It’s before 7 a.m. on a Saturday morning, the sun is shining and there is not a cloud to be seen as I look out the window beyond my desk. Today, I awoke at 5 a.m.. It’s unusual for me. I am more of a night owl – most of my productive time is later in the day. I do not wake as easily or happily as my husband and youngest son. But, at middle age, I am used to and accepting of my own rhythms.
As per usual, however, I woke early because “things” were on my mind. Finally, I got up and wrote them down – the old fashioned way with paper and pen. I filled a page of notebook paper in a very short space of time. I find that if I “purge” onto paper, I can usually move past what is causing my brain to be turning things over and over.
I am a driven person. I know that about myself. I have always been this way. The next few days will entail me putting aside my drive to enjoy a special time with part of my family. I am sincerely hoping I can do it. I always feel the pressure to get things done, improve, revise, and function at the height of efficiency. In other words, it is hard for me to relax.

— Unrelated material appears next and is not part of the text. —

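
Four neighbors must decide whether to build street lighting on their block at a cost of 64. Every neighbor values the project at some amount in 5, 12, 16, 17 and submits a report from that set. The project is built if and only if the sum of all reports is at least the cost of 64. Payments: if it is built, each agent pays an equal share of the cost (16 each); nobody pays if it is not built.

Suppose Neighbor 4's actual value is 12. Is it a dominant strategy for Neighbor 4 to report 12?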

My husband is relaxed. He retired last November. He is busy. His days are full. He smiles and laughs. Me – not so much. I wish I could remember the name of a movie where a woman, says, “advance, advance” with a driving motion made by her fisted hand. It’s how I feel. Why is it so difficult to slow the pace, enjoy the moment, savor the victory, and revel in joy? I don’ t know. Being a reflective person, I examine myself regularly, perhaps, too much. What could I have done better? What could have been done differently? How could I improve myself? How could I improve the “system.” What should have I said that I didn’t say? What did I say that I should not have said?
I wish I could get some of that out of my head and just enjoy. I am not talking about being lazy or doing “nothing.” I just want to be a vision of myself I had in a dream recently. I was sitting with my arm slung around a dog. I had the biggest smile on my face. When I awoke, I thought, wow – I want to be that vision of myself! I looked so happy! The odd part about that dream is that I have never had a dog and really do not consider myself unhappy. Still, it was a vision of how I wanted to be versus how I feel I am.
So, for the next few days, I am going to make an effort to put all worries and need to “advance” or “improve” or “do better” aside and just enjoy my life. I have a good one – a great one – in fact. I just want to appreciate it more. I wonder if I can do it. I hope so.